Neler olup bittiğini daha iyi anlayabilmek adına 56. Venedik Bienali’ni yerinde görmeye karar verdik. Ulusal katılımların sağlandığı 90’dan fazla Pavyon, ana mekânlarda yapılan karma sergile ve yan etkinlikler derken Venedik^te üç gün sağı, solum sanattan ibaretti. Her birini dergiye taşımak pek tabii delilik olurdu ve elbette cesaret isterdi. Sayfalardaki pavyon, sanatçı ve işlerin nedenlerini soracak olursanız hepsi bienalin ana teması hakkında bir şeyler söylüyor, ancak biraz da kişiseller.
Ocak ayından bu yana heyecan içerisinde Venedik’e gitmeyi bekliyordum. Sarsıntılı bir yolculuk sonrası “vaporetto”dan inip San Marco meydanına ulaştığımda içimdeki memnuniyet dolu rahatlamanın tarifini yapamam sanırım. Tabii “rahatlama” diyorum ama gerginliğim devam ediyor. Venedik’te sadece üç gün kalacağım. Sergiler iki farklı alana yayılmış durumda. Ne var ki çeşitli ülkelerin pavyonları ana mekânların dışında. Bir de hazır buraya kadar gelmişken The Peggy Guggenheim Collection’daki “Pollock” ve Fondazione Prada’daki “Portable Classic” sergilerini görmeyi hedefliyorum. Ertesi gün sabah saat 9.55’te Arsenale’de kırmızı duvarlardan oluşan ve dekorasyonu pek de Venedik’i andırmayan bilet satış ofisindeydim. Ve maceram start aldı…
ARSENALE ANA SERGİ
Eski bir tersane olan Arsenale, 29 ülkenin pavyonuna ek olarak “All The World’s Futures” sergisinin bir kısmına da ev sahipliği yapıyor. Sergi alanına girdiğinizde kendinizi bienal’den çok bir sanat fuarındaymış gibi hissediyorsunuz. Bienal başlığı kabaca “Herkesin Geleceği” olarak dilimize çevrilebilir. Ancak gezdiğim ana serginin temasının pek de gelecekle alakası olduğu söylenemez. Gelecekten çok tarih ve politikanın ön planda olduğunu söylemeliyim. Zaten sergilerin ve bienal’in küratörü Okwui Enwezor’un sürekli dile getirdiği Karl Marx etkisini burada görmek mümkün. Sergi alanı bir koridoru andırıyor. Ana sergiden geçerken karşımıza çıkan işler arasında Kutluğ Ataman’ın “Sakıp Sabancı” adlı çalışması da yer alıyordu. Bunun dışında Adrian Piper, Steve McQueen, Kay Hassan, Carsten Höller ve Jason Moran gibi isimlerin işleri de yer alıyor.
TÜRKİYE
Neon, ayna, vitray ve müzik. Materyal kullanımı açısından Türkiye pavyonu hayli zengindi. İKSV’nin ve 21 destekçinin girişimiyle hazırlanan alanın küratörlüğü Defne Ayas’a ait. Birçok pavyonda olduğu gibi Türkiye’yi de tek bir isim temsil etti: Sarkis.
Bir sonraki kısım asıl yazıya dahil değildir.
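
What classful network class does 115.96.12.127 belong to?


First octet: 115
Binary: 01110011
0xxxxxxx -> Class A (1-126)
Class A, default mask 255.0.0.0 (/8)


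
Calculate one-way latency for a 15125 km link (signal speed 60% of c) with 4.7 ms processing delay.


Speed = 0.6 * 3e5 km/s = 180000 km/s
Propagation delay = 15125 / 180000 = 0.084 s = 84.0278 ms
Processing delay = 4.7 ms
Total one-way latency = 88.7278 ms


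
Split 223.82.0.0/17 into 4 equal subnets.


New prefix = 17 + 2 = 19
Each subnet has 8192 addresses
  223.82.0.0/19
  223.82.32.0/19
  223.82.64.0/19
  223.82.96.0/19
Subnets: 223.82.0.0/19, 223.82.32.0/19, 223.82.64.0/19, 223.82.96.0/19


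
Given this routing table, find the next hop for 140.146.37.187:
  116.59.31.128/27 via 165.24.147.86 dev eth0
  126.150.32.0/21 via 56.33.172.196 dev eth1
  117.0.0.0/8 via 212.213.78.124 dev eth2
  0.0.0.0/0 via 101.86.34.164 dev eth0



Longest prefix match for 140.146.37.187:
  /27 116.59.31.128: no
  /21 126.150.32.0: no
  /8 117.0.0.0: no
  /0 0.0.0.0: MATCH
Selected: next-hop 101.86.34.164 via eth0 (matched /0)


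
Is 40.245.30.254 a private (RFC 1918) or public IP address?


RFC 1918 private ranges:
  10.0.0.0/8 (10.0.0.0 - 10.255.255.255)
  172.16.0.0/12 (172.16.0.0 - 172.31.255.255)
  192.168.0.0/16 (192.168.0.0 - 192.168.255.255)
Public (not in any RFC 1918 range)


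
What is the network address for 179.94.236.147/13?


IP:   10110011.01011110.11101100.10010011
Mask: 11111111.11111000.00000000.00000000
AND operation:
Net:  10110011.01011000.00000000.00000000
Network: 179.88.0.0/13


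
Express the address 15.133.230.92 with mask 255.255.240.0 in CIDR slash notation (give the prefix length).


Binary: 11111111.11111111.11110000.00000000
Count leading 1s
Prefix: /20


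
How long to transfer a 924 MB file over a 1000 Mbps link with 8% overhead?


Effective throughput = 1000 * (1 - 8/100) = 920 Mbps
File size in Mb = 924 * 8 = 7392 Mb
Time = 7392 / 920
Time = 8.0348 seconds


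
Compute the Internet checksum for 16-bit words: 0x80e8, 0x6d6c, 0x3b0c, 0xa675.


Sum all words (with carry folding):
+ 0x80e8 = 0x80e8
+ 0x6d6c = 0xee54
+ 0x3b0c = 0x2961
+ 0xa675 = 0xcfd6
One's complement: ~0xcfd6
Checksum = 0x3029


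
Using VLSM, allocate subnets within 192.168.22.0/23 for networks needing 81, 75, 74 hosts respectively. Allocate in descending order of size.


81 hosts -> /25 (126 usable): 192.168.22.0/25
75 hosts -> /25 (126 usable): 192.168.22.128/25
74 hosts -> /25 (126 usable): 192.168.23.0/25
Allocation: 192.168.22.0/25 (81 hosts, 126 usable); 192.168.22.128/25 (75 hosts, 126 usable); 192.168.23.0/25 (74 hosts, 126 usable)


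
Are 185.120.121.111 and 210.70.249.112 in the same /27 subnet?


Mask: 255.255.255.224
185.120.121.111 AND mask = 185.120.121.96
210.70.249.112 AND mask = 210.70.249.96
No, different subnets (185.120.121.96 vs 210.70.249.96)


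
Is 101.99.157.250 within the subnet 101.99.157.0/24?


Subnet network: 101.99.157.0
Test IP AND mask: 101.99.157.0
Yes, 101.99.157.250 is in 101.99.157.0/24


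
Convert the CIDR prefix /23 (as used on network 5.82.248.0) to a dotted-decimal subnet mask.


/23 means 23 network bits, 9 host bits
Binary: 11111111111111111111111000000000
Mask: 255.255.254.0


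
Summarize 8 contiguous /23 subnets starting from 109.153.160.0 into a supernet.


Original prefix: /23
Number of subnets: 8 = 2^3
New prefix = 23 - 3 = 20
Supernet: 109.153.160.0/20


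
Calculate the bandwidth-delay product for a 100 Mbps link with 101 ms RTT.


BDP = bandwidth * RTT
= 100 Mbps * 101 ms
= 100 * 1e6 * 101 / 1000 bits
= 10100000 bits
= 1262500 bytes
= 1232.9102 KB
BDP = 10100000 bits (1262500 bytes)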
1915 Olayları’nın 100. senesinde Sarkis’in seçilmesi birçoklarının garibine gitmişti. Sarkis’in İstanbul Modern’de de bizi karşılayan “Gökkuşak” adlı çalışmasına Hrant Dink’in, “Kırmızılı Kadın”ın vitrayları ve Jacopo Baboni- Schilingi’nin 45 dakikalık kompozisyonu eşlik etti. Neon ışıklarının fütüristik havasına rağmen Türk pavyonu müziğin ruhani yapısıyla maneviyatı yüksek ve huzur dolu bir yerdi.